Queen Elizabeth I had no children. So with her death came the end of the house of Tudor, the family that had ruled England since the late 1400s. As several Quora users discuss, that means that Queen Elizabeth II isn’t directly descended from Queen Elizabeth I herself. But they are related. As the daughter of King Henry VIII, Queen Elizabeth I was the granddaughter of King Henry VII. Queen Elizabeth II is also related to King Henry VII because his daughter Margaret married into the House of Stuart in Scotland.

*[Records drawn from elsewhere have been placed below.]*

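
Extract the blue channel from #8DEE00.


Color: #8DEE00
R = 8D = 141
G = EE = 238
B = 00 = 0
Blue = 0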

When Queen Elizabeth I died without an heir, Margaret’s great-grandson James VI of Scotland became the new monarch, reigning as King James I of England. Just as the throne passed from the Tudors to the Stuarts, it then passed to the Hanovers. The Hanovers established the house of Saxe-Coburg and Gotha. That house was renamed the House of Windsor, to which Queen Elizabeth II belongs.
So who was their last common ancestor?
Confused? We don’t blame you — the royal family tree and the line of succession is famously complicated. Put another way, Queen Elizabeth II is related to Queen Elizabeth I through a common ancestor: King Henry VII. That means that Queen Elizabeth II is the first cousin of Elizabeth I, either 13 or 14 times removed, depending on whom you ask. As one Quora user helpfully outlined it, Queen Elizabeth I’s descent from Henry VII is:
- Henry VII
- Henry VIII
- Elizabeth I
Queen Elizabeth II’s is much longer. But you can still see how she descended from Henry VII, the ancestor she has in common with Queen Elizabeth I:
- Henry VII
- Margaret Tudor
- James V, King of Scots
- Mary I, Queen of Scots
- James VI and I (descended from Margaret Tudor on his father’s side)
- Elizabeth Stuart, Queen of Bohemia
- Sophia of Hanover
- George I
- George II
- George III
- Edward, Duke of Kent
- Edward VII
- George V
- George VI
- Elizabeth II
Why did Queen Elizabeth II choose her regnal name?
Queen Elizabeth II is distantly related to Queen Elizabeth I. But that’s probably not why she chose to reign as Queen Elizabeth II. Royal Central reports that most monarchs of the United Kingdom have used their baptismal name as their regnal name. Queen Victoria, born Alexandrina Victoria; King Edward VII, born Albert Edward; and King George VI, born Albert Frederick Arthur George, are the three exceptions.
When Princess Elizabeth Alexandra Mary became queen in 1952. When she was asked what regnal name she would take, she reportedly replied, “My own of course — what else?” When the queen dies, she will be succeeded by her son, Prince Charles. And many people think that he might adopt a different regnal name because of the unfortunate associations with previous monarchs named Charles.